I would also suggest starting with *adding* things. If your boxed mac n cheese is normally one meal for you, then try having only half of the box but *add* two or three cups of vegetables to your meal. If you normally have chicken strips and fries, then try having half of the amount of each but start your meal with a few cups of salad. The more veggies that you *add* to the meal, the more full you are going to be, and the less you are going to want the packaged stuff.
You should find that as you add more and more fresh foods, your taste buds will change and the packaged stuff just doesn't taste as good anymore.
4/4/14 2:50 P
I would say gradually. Do you know how to cook? Some people eat a lot of frozen & box meals and sandwiches because they really don't know how to cook. Then they try to cook and come out with an inedible mess, which is frustrating, expensive, and disappointing. In that situation eating frozen and boxed meals actually makes a lot of sense.
If that's the issue, then the first thing to do is learn to cook!
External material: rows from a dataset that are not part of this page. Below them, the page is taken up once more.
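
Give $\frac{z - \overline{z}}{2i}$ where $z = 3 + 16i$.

z - conjugate(z) = 2bi
(z - conjugate(z))/(2i) = 2bi/(2i) = b = 16


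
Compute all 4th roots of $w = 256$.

|w| = 256, arg(w) = 0°
Root modulus = 256^(1/4) = 4
Root arguments: θ_k = (0° + 360°k)/4 for k = 0, 1, ..., 3
Roots: 4, 4i, -4, -4i


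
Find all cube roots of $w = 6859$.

|w| = 6859, arg(w) = 0°
Root modulus = 6859^(1/3) = 19
Root arguments: θ_k = (0° + 360°k)/3 for k = 0, 1, ..., 2
Roots: 19, -19/2 + (19*sqrt(3)/2)i, -19/2 - (19*sqrt(3)/2)i


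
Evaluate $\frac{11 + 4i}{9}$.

Divisor is real, so divide each part by 9:
= 11/9 + (4/9)i


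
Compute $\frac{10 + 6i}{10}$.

Divisor is real, so divide each part by 10:
= 1 + (3/5)i


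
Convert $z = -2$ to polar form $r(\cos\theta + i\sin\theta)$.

r = |z| = sqrt(a^2 + b^2) = sqrt((-2)^2 + (0)^2) = sqrt(4 + 0) = sqrt(4) = 2
b = 0 and a < 0, so z lies on the negative real axis: θ = 180°
z = 2(cos 180° + i sin 180°)


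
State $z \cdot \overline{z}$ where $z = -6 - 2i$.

z * conjugate(z) = |z|^2 = a^2 + b^2
= (-6)^2 + (-2)^2 = 40


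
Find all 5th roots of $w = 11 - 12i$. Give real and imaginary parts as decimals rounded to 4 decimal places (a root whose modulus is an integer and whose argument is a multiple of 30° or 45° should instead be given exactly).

|w| = sqrt(265) ≈ 16.278821, arg(w) ≈ 312.510447°
Root modulus = sqrt(265)^(1/5) ≈ 1.747127
Root arguments: θ_k = (arg(w) + 360°k)/5 for k = 0, 1, ..., 4
Compute each root as (root modulus)(cos θ_k + i sin θ_k) using full-precision intermediates, then round to 4 decimal places.
Roots: 0.8067 + 1.5498i, -1.2246 + 1.2461i, -1.5635 - 0.7796i, 0.2583 - 1.7279i, 1.7232 - 0.2883i


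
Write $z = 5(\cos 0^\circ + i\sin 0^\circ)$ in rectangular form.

a = r cos θ = 5 * 1 = 5
b = r sin θ = 5 * 0 = 0
z = 5


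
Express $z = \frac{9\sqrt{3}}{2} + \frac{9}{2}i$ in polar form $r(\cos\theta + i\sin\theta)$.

r = |z| = sqrt(a^2 + b^2) = sqrt((9*sqrt(3)/2)^2 + (9/2)^2) = sqrt(243/4 + 81/4) = sqrt(81) = 9
θ = arctan(b/a) = arctan(4.5/7.7942) (quadrant-adjusted) = 30°
z = 9(cos 30° + i sin 30°)


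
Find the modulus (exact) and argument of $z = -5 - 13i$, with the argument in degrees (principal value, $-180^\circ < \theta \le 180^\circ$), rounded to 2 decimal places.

|z| = sqrt((-5)^2 + (-13)^2) = sqrt(194)
arg(z) = arctan(b/a) = arctan(-13/-5) (quadrant-adjusted) = -111.04°


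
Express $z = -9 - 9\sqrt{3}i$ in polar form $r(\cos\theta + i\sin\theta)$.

r = |z| = sqrt(a^2 + b^2) = sqrt((-9)^2 + (-9*sqrt(3))^2) = sqrt(81 + 243) = sqrt(324) = 18
θ = arctan(b/a) = arctan(-15.5885/-9) (quadrant-adjusted) = 240°
z = 18(cos 240° + i sin 240°)


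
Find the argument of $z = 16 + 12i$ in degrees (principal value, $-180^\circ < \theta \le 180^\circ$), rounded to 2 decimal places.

θ = arctan(b/a) = arctan(12/16) (quadrant-adjusted) = 36.87°


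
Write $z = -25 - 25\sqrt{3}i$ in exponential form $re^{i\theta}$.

r = |z| = sqrt((-25)^2 + (-25*sqrt(3))^2) = sqrt(625 + 1875) = sqrt(2500) = 50
θ = arctan(b/a) = arctan(-43.3013/-25) (quadrant-adjusted) = 240° = 4π/3
z = 50e^(i*4π/3)


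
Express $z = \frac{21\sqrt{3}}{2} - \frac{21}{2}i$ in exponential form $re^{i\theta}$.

r = |z| = sqrt((21*sqrt(3)/2)^2 + (-21/2)^2) = sqrt(1323/4 + 441/4) = sqrt(441) = 21
θ = arctan(b/a) = arctan(-10.5/18.1865) (quadrant-adjusted) = -30° = -π/6
z = 21e^(-i*π/6)


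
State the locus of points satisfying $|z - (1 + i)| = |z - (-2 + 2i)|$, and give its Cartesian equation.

|z - z1| = |z - z2| means z is equidistant from z1 and z2,
i.e. the perpendicular bisector of the segment from (1, 1) to (-2, 2) (midpoint (-1/2, 3/2)).
With z = x + yi, square both sides:
(x - 1)^2 + (y - 1)^2 = (x - (-2))^2 + (y - 2)^2
The x^2 and y^2 terms cancel: -6x + 2y = 8 - 2 = 6
Simplify: 3x - y = -3
Locus: Perpendicular bisector of the segment from (1, 1) to (-2, 2): the line 3x - y = -3


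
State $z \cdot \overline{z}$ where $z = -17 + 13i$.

z * conjugate(z) = |z|^2 = a^2 + b^2
= (-17)^2 + 13^2 = 458


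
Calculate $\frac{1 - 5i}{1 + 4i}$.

Multiply numerator and denominator by conjugate (1 - 4i):
= (1 - 5i)(1 - 4i) / (1^2 + 4^2)
= (-19 - 9i) / 17
= -19/17 - (9/17)i


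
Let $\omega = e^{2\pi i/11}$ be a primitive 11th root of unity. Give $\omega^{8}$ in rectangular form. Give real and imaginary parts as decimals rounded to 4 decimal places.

ω^8 = e^(2πi·8/11) = e^(i·16π/11)
= cos(16π/11) + i sin(16π/11)
= -0.1423 - 0.9898i


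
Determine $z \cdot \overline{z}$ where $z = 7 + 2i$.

z * conjugate(z) = |z|^2 = a^2 + b^2
= 7^2 + 2^2 = 53


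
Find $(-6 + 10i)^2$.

(a + bi)^2 = a^2 - b^2 + 2abi
= (-6)^2 - 10^2 + 2*(-6)*10i
= -64 - 120i


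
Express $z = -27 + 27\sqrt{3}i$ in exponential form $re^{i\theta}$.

r = |z| = sqrt((-27)^2 + (27*sqrt(3))^2) = sqrt(729 + 2187) = sqrt(2916) = 54
θ = arctan(b/a) = arctan(46.7654/-27) (quadrant-adjusted) = 120° = 2π/3
z = 54e^(i*2π/3)


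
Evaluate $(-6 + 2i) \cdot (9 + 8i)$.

(a1*a2 - b1*b2) + (a1*b2 + b1*a2)i
= (-54 - 16) + (-48 + 18)i
= -70 - 30i


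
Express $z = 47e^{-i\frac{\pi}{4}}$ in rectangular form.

a = r cos θ = 47 * sqrt(2)/2 = 47*sqrt(2)/2
b = r sin θ = 47 * -sqrt(2)/2 = -47*sqrt(2)/2
z = 47*sqrt(2)/2 - (47*sqrt(2)/2)i


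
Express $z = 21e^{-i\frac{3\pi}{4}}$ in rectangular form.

a = r cos θ = 21 * -sqrt(2)/2 = -21*sqrt(2)/2
b = r sin θ = 21 * -sqrt(2)/2 = -21*sqrt(2)/2
z = -21*sqrt(2)/2 - (21*sqrt(2)/2)i


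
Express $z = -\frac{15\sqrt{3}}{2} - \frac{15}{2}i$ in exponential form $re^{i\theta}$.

r = |z| = sqrt((-15*sqrt(3)/2)^2 + (-15/2)^2) = sqrt(675/4 + 225/4) = sqrt(225) = 15
θ = arctan(b/a) = arctan(-7.5/-12.9904) (quadrant-adjusted) = -150° = -5π/6
z = 15e^(-i*5π/6)


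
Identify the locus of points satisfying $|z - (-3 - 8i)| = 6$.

|z - z0| = r describes a circle centered at z0 with radius r
Here z0 = -3 - 8i and r = 6
Locus: Circle centered at (-3, -8) with radius 6


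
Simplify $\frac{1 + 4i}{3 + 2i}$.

Multiply numerator and denominator by conjugate (3 - 2i):
= (1 + 4i)(3 - 2i) / (3^2 + 2^2)
= (11 + 10i) / 13
= 11/13 + (10/13)i


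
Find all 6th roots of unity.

ω_k = e^(2πik/6) = cos(2πk/6) + i sin(2πk/6) for k = 0, 1, ..., 5
Roots: 1, 1/2 + (sqrt(3)/2)i, -1/2 + (sqrt(3)/2)i, -1, -1/2 - (sqrt(3)/2)i, 1/2 - (sqrt(3)/2)i


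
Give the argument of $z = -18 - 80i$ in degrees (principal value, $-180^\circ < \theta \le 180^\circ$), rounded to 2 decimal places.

θ = arctan(b/a) = arctan(-80/-18) (quadrant-adjusted) = -102.68°


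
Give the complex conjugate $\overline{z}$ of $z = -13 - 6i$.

If z = a + bi, then conjugate(z) = a - bi
conjugate(-13 - 6i) = -13 + 6i


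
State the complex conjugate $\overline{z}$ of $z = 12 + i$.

If z = a + bi, then conjugate(z) = a - bi
conjugate(12 + i) = 12 - i


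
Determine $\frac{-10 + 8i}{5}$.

Divisor is real, so divide each part by 5:
= -2 + (8/5)i


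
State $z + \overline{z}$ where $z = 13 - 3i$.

z + conjugate(z) = (a + bi) + (a - bi) = 2a
= 2 * 13 = 26


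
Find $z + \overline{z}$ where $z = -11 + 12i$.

z + conjugate(z) = (a + bi) + (a - bi) = 2a
= 2 * (-11) = -22


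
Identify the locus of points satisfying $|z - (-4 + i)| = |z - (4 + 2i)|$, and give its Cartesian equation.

|z - z1| = |z - z2| means z is equidistant from z1 and z2,
i.e. the perpendicular bisector of the segment from (-4, 1) to (4, 2) (midpoint (0, 3/2)).
With z = x + yi, square both sides:
(x - (-4))^2 + (y - 1)^2 = (x - 4)^2 + (y - 2)^2
The x^2 and y^2 terms cancel: 16x + 2y = 20 - 17 = 3
Simplify: 16x + 2y = 3
Locus: Perpendicular bisector of the segment from (-4, 1) to (4, 2): the line 16x + 2y = 3


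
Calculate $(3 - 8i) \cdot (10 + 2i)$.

(a1*a2 - b1*b2) + (a1*b2 + b1*a2)i
= (30 - (-16)) + (6 + (-80))i
= 46 - 74i


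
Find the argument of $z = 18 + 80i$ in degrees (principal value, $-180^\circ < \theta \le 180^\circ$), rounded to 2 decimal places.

θ = arctan(b/a) = arctan(80/18) (quadrant-adjusted) = 77.32°


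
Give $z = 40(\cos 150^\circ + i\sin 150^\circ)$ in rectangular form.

a = r cos θ = 40 * -sqrt(3)/2 = -20*sqrt(3)
b = r sin θ = 40 * 1/2 = 20
z = -20*sqrt(3) + 20i


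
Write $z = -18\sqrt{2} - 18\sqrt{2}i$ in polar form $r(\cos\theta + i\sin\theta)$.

r = |z| = sqrt(a^2 + b^2) = sqrt((-18*sqrt(2))^2 + (-18*sqrt(2))^2) = sqrt(648 + 648) = sqrt(1296) = 36
θ = arctan(b/a) = arctan(-25.4558/-25.4558) (quadrant-adjusted) = 225°
z = 36(cos 225° + i sin 225°)


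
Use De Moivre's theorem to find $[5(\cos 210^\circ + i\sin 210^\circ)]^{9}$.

By De Moivre: z^n = r^n(cos(nθ) + i sin(nθ))
= 5^9(cos(9*210°) + i sin(9*210°))
= 1953125(cos 90° + i sin 90°)
= 1953125i


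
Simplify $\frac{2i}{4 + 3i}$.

Multiply numerator and denominator by conjugate (4 - 3i):
= (2i)(4 - 3i) / (4^2 + 3^2)
= (6 + 8i) / 25
= 6/25 + (8/25)i


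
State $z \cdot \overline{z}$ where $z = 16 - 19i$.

z * conjugate(z) = |z|^2 = a^2 + b^2
= 16^2 + (-19)^2 = 617


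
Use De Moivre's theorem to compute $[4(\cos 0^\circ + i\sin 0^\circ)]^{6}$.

By De Moivre: z^n = r^n(cos(nθ) + i sin(nθ))
= 4^6(cos(6*0°) + i sin(6*0°))
= 4096(cos 0° + i sin 0°)
= 4096


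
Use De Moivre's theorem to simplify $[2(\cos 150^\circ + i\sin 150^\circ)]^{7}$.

By De Moivre: z^n = r^n(cos(nθ) + i sin(nθ))
= 2^7(cos(7*150°) + i sin(7*150°))
= 128(cos 330° + i sin 330°)
= 64*sqrt(3) - 64i


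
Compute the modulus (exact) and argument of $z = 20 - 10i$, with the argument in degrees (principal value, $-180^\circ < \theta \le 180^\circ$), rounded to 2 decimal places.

|z| = sqrt(20^2 + (-10)^2) = sqrt(500)
arg(z) = arctan(b/a) = arctan(-10/20) (quadrant-adjusted) = -26.57°


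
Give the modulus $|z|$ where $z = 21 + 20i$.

|z| = sqrt(a^2 + b^2) = sqrt(21^2 + 20^2) = sqrt(841) = 29


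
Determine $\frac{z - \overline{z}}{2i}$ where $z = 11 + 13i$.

z - conjugate(z) = 2bi
(z - conjugate(z))/(2i) = 2bi/(2i) = b = 13


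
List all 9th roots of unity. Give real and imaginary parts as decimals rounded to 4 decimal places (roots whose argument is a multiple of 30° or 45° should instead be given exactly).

ω_k = e^(2πik/9) = cos(2πk/9) + i sin(2πk/9) for k = 0, 1, ..., 8
Roots: 1, 0.7660 + 0.6428i, 0.1736 + 0.9848i, -1/2 + (sqrt(3)/2)i, -0.9397 + 0.3420i, -0.9397 - 0.3420i, -1/2 - (sqrt(3)/2)i, 0.1736 - 0.9848i, 0.7660 - 0.6428i


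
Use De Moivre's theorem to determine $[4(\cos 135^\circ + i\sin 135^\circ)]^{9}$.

By De Moivre: z^n = r^n(cos(nθ) + i sin(nθ))
= 4^9(cos(9*135°) + i sin(9*135°))
= 262144(cos 135° + i sin 135°)
= -131072*sqrt(2) + 131072*sqrt(2)i


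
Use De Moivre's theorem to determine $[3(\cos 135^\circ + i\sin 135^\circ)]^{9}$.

By De Moivre: z^n = r^n(cos(nθ) + i sin(nθ))
= 3^9(cos(9*135°) + i sin(9*135°))
= 19683(cos 135° + i sin 135°)
= -19683*sqrt(2)/2 + (19683*sqrt(2)/2)i


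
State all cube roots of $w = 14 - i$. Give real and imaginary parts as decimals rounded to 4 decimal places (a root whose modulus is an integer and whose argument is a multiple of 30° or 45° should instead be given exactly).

|w| = sqrt(197) ≈ 14.035669, arg(w) ≈ 355.914383°
Root modulus = sqrt(197)^(1/3) ≈ 2.412187
Root arguments: θ_k = (arg(w) + 360°k)/3 for k = 0, 1, ..., 2
Compute each root as (root modulus)(cos θ_k + i sin θ_k) using full-precision intermediates, then round to 4 decimal places.
Roots: -1.1561 + 2.1171i, -1.2554 - 2.0598i, 2.4115 - 0.0573i


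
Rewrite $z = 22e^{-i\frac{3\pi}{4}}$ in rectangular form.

a = r cos θ = 22 * -sqrt(2)/2 = -11*sqrt(2)
b = r sin θ = 22 * -sqrt(2)/2 = -11*sqrt(2)
z = -11*sqrt(2) - 11*sqrt(2)i


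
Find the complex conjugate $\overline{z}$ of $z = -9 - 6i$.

If z = a + bi, then conjugate(z) = a - bi
conjugate(-9 - 6i) = -9 + 6i


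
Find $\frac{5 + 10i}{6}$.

Divisor is real, so divide each part by 6:
= 5/6 + (5/3)i


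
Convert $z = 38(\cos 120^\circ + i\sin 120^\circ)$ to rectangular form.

a = r cos θ = 38 * -1/2 = -19
b = r sin θ = 38 * sqrt(3)/2 = 19*sqrt(3)
z = -19 + 19*sqrt(3)i


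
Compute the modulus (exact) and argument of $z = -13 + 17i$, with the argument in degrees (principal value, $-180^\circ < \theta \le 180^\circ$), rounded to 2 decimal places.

|z| = sqrt((-13)^2 + 17^2) = sqrt(458)
arg(z) = arctan(b/a) = arctan(17/-13) (quadrant-adjusted) = 127.41°


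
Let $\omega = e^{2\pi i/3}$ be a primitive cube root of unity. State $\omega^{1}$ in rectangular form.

ω^1 = e^(2πi·1/3) = e^(i·2π/3)
= cos(2π/3) + i sin(2π/3)
= -1/2 + (sqrt(3)/2)i


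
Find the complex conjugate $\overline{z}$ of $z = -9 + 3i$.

If z = a + bi, then conjugate(z) = a - bi
conjugate(-9 + 3i) = -9 - 3i


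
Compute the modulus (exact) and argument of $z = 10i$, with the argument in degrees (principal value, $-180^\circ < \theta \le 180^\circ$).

|z| = sqrt(0^2 + 10^2) = 10
a = 0 and b > 0, so z lies on the positive imaginary axis: arg(z) = 90°


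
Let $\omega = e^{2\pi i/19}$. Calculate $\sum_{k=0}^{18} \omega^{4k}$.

Let ζ = ω^4 = e^(2πi·4/19). Since 19 ∤ 4, ζ ≠ 1.
Sum = Σ_{k=0}^{18} ζ^k = (ζ^19 - 1)/(ζ - 1) = (ω^{4·19} - 1)/(ζ - 1) = (1 - 1)/(ζ - 1) = 0


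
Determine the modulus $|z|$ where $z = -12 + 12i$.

|z| = sqrt(a^2 + b^2) = sqrt((-12)^2 + 12^2) = sqrt(288) = sqrt(288)


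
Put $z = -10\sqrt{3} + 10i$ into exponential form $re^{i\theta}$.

r = |z| = sqrt((-10*sqrt(3))^2 + (10)^2) = sqrt(300 + 100) = sqrt(400) = 20
θ = arctan(b/a) = arctan(10/-17.3205) (quadrant-adjusted) = 150° = 5π/6
z = 20e^(i*5π/6)


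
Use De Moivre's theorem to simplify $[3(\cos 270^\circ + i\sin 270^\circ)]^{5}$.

By De Moivre: z^n = r^n(cos(nθ) + i sin(nθ))
= 3^5(cos(5*270°) + i sin(5*270°))
= 243(cos 270° + i sin 270°)
= -243i


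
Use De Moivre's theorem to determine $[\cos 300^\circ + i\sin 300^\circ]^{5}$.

By De Moivre: z^n = r^n(cos(nθ) + i sin(nθ))
= 1^5(cos(5*300°) + i sin(5*300°))
= 1(cos 60° + i sin 60°)
= 1/2 + (sqrt(3)/2)i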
You could think of it as "starting a new hobby" rather than "breaking a bad habit". There are a lot of different ways to do it, too. Take a class, ask a friend to teach you, get a book, watch cooking shows on TV, read a bunch of websites & blogs, rent a video at the library...lots of ways to get information.
Also, people have different opinions on what counts as a "processed" and therefore possibly unacceptable food, so you'll have to decide what exactly you mean right now by "processed". For instance, I think dried pasta from a box and canned tomatoes and beans are perfectly acceptable to eat, but other people might consider them too "processed". You get to draw the line where you want it, of course, and you can change it whenever you want!
Fitness Minutes: (35,999)
2,439 4/4/14 2:12 P
I suggest start slowly. Pick one type of processed foods that you would like to cut back on or eliminate.
For example, if I wanted to eat less processed noodle dishes I would pick one type, say mac n cheese, and find a bunch of recipes. I would read through the recipes until I found one that sounded good, met my food goals and matched my cooking skills. Then I would quit buying boxes of mac n cheese.
Then I would start experimenting! Make the basic recipe once. Was it good? Could it be better? Make it again and add/change/play with it until you really like it. Now you have a really good recipe that will hopefully be healthier for you.
Same thing with spaghetti sauce. I have never understood why people buy jars of sauce when it is so easy to make. Check out a basic recipe. Make it, experiment till you really like it. Then make a big batch, divide it up and freeze it. Instant sauce that is so much better then jar sauce.
The basic idea is the same for other foods that you like. It just takes a little time to find a recipe that you like. It takes a little more time shop and cook but to me the better food is so worth the effort!
4/4/14 2:09 P
Well, it's really what works best for you.
Some do it in one fell swoop (actually throw it all out one day)
Some just eat up their current supply, and next time when they go shopping only buy whole foods.
Some wean themselves off slowly, 2 processed each day for 3 days, 1 processed each day for 3 days, 1 processed every other day, 1 processed once a week, etc.
There is no right or wrong way to go about it, just what works best for you ;)
Fitness Minutes: (0)
4/4/14 2:00 P
I have always had the habit of eating processed foods because they are already prepared before cooking. I realize that's why I got health problems and obesity because I eat mostly processed foods.